In vivo resistance towards anthracyclines, etoposide, and cis-diamminedichloroplatinum(II).
S. Seeber, R. Osieka, Carl G. Schmidt et al.|PubMed|1982
Cited by 110

From a single wild-type strain of Ehrlich ascites tumor, sublines resistant to daunorubicin, etoposide, and cis-diamminedichloroplatinum(II) have been developed in vivo. Different levels of resistance were achieved after 4 to 8 months for anthracyclines (greater than 32-fold), cis-diamminedichloroplatinum(II) (4-fold), and etoposide (greater than 6-fold). Anthracycline resistance was associated with decreased nuclear steady-state concentration of anthracyclines, increased content of high-molecular-weight membrane glycoproteins, and glucose-dependent drug extrusion after metabolic blockade with sodium azide. A similar "pump" system which was apparently not drug specific was also documented in etoposide resistance. Resistance towards cis-diamminedichloroplatinum(II) was accompanied by decreased cis-diamminedichloroplatinum(II)-induced DNA damage in vitro when proteinase K-resistant interstrand cross-links were measured by alkaline elution.

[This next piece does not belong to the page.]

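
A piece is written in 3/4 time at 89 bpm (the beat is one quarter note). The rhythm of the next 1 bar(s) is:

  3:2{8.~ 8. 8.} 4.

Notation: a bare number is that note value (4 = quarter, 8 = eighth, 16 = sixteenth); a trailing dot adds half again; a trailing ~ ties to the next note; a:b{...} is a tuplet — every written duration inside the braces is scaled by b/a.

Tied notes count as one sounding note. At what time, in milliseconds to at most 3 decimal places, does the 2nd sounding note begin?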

Parallel in vivo studies revealed cross-resistance of various degrees among a number of anthracycline analogs, complete cross-resistance among daunorubicin, doxorubicin, and 4'-(9-acridinylamino)methanesulfon-M-anisidine (amsacrine), and partial cross-resistance between daunorubicin and etoposide. However, cis-diamminedichloroplatinum(II) was curative in anthracycline- and etoposide-resistant cells, as daunorubicin and etoposide were curative in acquired resistance towards cis-diamminedichloroplatinum(II). cis-Diamminedichloroplatinum(II) resistance was also overcome by the derivative 1,2,diaminocyclohexylplatinum malonate. The Vinca alkaloid vindesine, although only marginally active in the control tumor, was highly active in cells selected for cis-diamminedichloroplatinum(II) resistance. These in vivo patterns of cross-resistance and collateral sensitivity may be related to observations in clinical chemotherapy.